Regionale experimenteerruimte voor omslag naar kringlooplandbouw
Volgens Schouten kunnen op regionaal niveau veel zaken in samenhang aangepakt worden, niet alleen voor kringlooplandbouw, maar bijvoorbeeld ook met het verduurzamen van regionale energieproductie en het versterken van de economie en het verbeteren van de leefbaarheid; ‘Juist op regionale schaal of gebiedsniveau is het mogelijk de relatie met de natuurlijke omgeving én de maatschappelijke omgeving van dorpen en steden te versterken’. De minister denkt dat plannen voor kringlooplandbouw aan kracht en effectiviteit winnen als regionale ondernemers en ketenpartners er samen invulling aan geven. Per regio kan de situatie verschillend zijn en dat vraagt dus om maatwerk.
De minister wil ook alle provinciebesturen uitnodigen om in de net gestarte bestuursperiode een actieve partner van het Rijk te zijn in de gewenste beweging naar kringlooplandbouw. Daarbij moeten zo veel mogelijk de Haagse en provinciale agenda’s en inzet dezelfde lijn volgen. Ook gemeenten en waterschappen worden door de minister uitgenodigd om mee te doen.
Maatschappelijke waardering
Volgens de door de LNV-minister gepresenteerde realisatieplan kringlooplandbouw ‘Op weg naar nieuw perspectief’ (de verdere uitwerking van de visie ‘Waardevol en verbonden’ van 8 september vorig jaar) moeten boeren niet enkel voldoende inkomen, maar ook voldoende maatschappelijke waardering krijgen. In het plan kondigt de minister aan met initiatieven te komen om het verdienvermogen van boeren te verbeteren.
Alleen een sterkere positie van de boer kan volgens Schouten de gewenste omslag naar een kringlooplandbouw laten slagen. „De kern daarvan is niet langer 'zoveel mogelijk zo goedkoop mogelijk produceren', maar produceren met zo min mogelijk verlies aan grondstoffen en een zorgvuldig beheer van bodem, water en natuur," stelt de minister. De minister wil dat de Autoriteit Consument en Markt erop gaat toezien dat boeren hogere prijzen krijgen van afnemers die bovenwettelijke eisen stellen.
Om de gewenste kringlooplandbouw te realiseren reserveert de regering 275 miljoen euro.
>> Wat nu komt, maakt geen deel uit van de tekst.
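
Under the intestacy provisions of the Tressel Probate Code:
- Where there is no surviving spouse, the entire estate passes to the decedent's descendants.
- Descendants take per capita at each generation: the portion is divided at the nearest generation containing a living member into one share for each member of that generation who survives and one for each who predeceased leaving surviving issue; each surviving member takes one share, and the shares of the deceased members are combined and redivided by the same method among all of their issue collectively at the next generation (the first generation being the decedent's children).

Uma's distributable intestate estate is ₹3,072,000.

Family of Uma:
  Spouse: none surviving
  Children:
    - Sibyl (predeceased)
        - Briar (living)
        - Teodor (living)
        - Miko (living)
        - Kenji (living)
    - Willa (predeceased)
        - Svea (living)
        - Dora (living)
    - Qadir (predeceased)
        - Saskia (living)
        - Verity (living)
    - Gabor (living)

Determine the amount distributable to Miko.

The entire ₹3,072,000 passes to the descendants.
That amount (₹3,072,000) is divided at the children's generation into 4 shares of ₹768,000. Gabor takes ₹768,000. The 3 shares of the deceased (Sibyl, Willa, and Qadir) are combined into a pool of ₹2,304,000.
That pool (₹2,304,000) is divided at the grandchildren's generation equally among Briar, Teodor, Miko, Kenji, Svea, Dora, Saskia, and Verity: ₹288,000 each.

Miko receives ₹288,000.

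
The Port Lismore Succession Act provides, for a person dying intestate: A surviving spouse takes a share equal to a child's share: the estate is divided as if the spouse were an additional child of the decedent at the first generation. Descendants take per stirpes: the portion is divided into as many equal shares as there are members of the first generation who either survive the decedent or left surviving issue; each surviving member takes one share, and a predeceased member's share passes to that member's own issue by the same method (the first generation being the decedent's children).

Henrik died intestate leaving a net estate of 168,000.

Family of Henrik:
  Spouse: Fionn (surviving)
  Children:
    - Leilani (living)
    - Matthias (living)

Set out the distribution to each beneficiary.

The spouse counts as an additional share at the children's level, so there are 3 primary shares of 56,000. Fionn takes one such share (56,000).
The children's combined portion (112,000) is divided into 2 shares of 56,000: Leilani and Matthias each take 56,000.

Fionn: 56,000; Leilani: 56,000; Matthias: 56,000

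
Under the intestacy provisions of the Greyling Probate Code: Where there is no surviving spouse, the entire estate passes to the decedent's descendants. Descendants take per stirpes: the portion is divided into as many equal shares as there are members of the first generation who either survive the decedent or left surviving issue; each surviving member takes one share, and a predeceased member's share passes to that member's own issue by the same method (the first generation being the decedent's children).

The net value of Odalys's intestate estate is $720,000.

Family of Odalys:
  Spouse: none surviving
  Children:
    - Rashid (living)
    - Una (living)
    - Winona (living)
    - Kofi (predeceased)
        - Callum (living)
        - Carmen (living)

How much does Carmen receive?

Carmen receives $90,000.

The entire $720,000 passes to the descendants.
That amount ($720,000) is divided into 4 shares of $180,000: Rashid, Una, and Winona each take $180,000; Kofi's $180,000 share passes to Kofi's issue.
Kofi's share ($180,000) is divided into 2 shares of $90,000: Callum and Carmen each take $90,000.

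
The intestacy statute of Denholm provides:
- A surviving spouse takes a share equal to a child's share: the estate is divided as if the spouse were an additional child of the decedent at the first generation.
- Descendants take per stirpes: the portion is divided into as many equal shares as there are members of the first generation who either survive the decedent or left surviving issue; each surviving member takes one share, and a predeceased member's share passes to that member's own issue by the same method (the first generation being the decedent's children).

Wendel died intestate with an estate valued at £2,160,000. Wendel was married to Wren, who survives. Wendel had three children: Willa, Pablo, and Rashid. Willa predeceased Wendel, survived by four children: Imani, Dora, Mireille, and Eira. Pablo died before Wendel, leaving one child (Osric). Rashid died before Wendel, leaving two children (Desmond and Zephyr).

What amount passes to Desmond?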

Ook moet er veel geld uit het nieuwe Gemeenschappelijk Landbouwbeleid (GLB) ingezet worden.
Reststromen
Concreet zet de minister in op een aantal speerpunten. Ze wil het gebruik van kunstmest verminderen en meer ruimte geven voor dierlijke mest. In Europees verband pleit ze voor het in kunnen zetten van hoogwaardige meststoffen als kunstmestvervanger. Ook wil ze het aandeel van reststromen als grondstof voor diervoer vergroten. In de zomer start daarom een ‘team reststromen’ om boeren hierin een slag te laten maken.
Een goede bodem is een ander speerpunt. Schouten streeft naar eenduidige meetmethodes om de staat van de bodem te kunnen blijven monitoren, en naar de inzet van precisielandbouw voor een betere bemesting van grasland, bescherming van dieren in grasland en een betere onkruidbestrijding.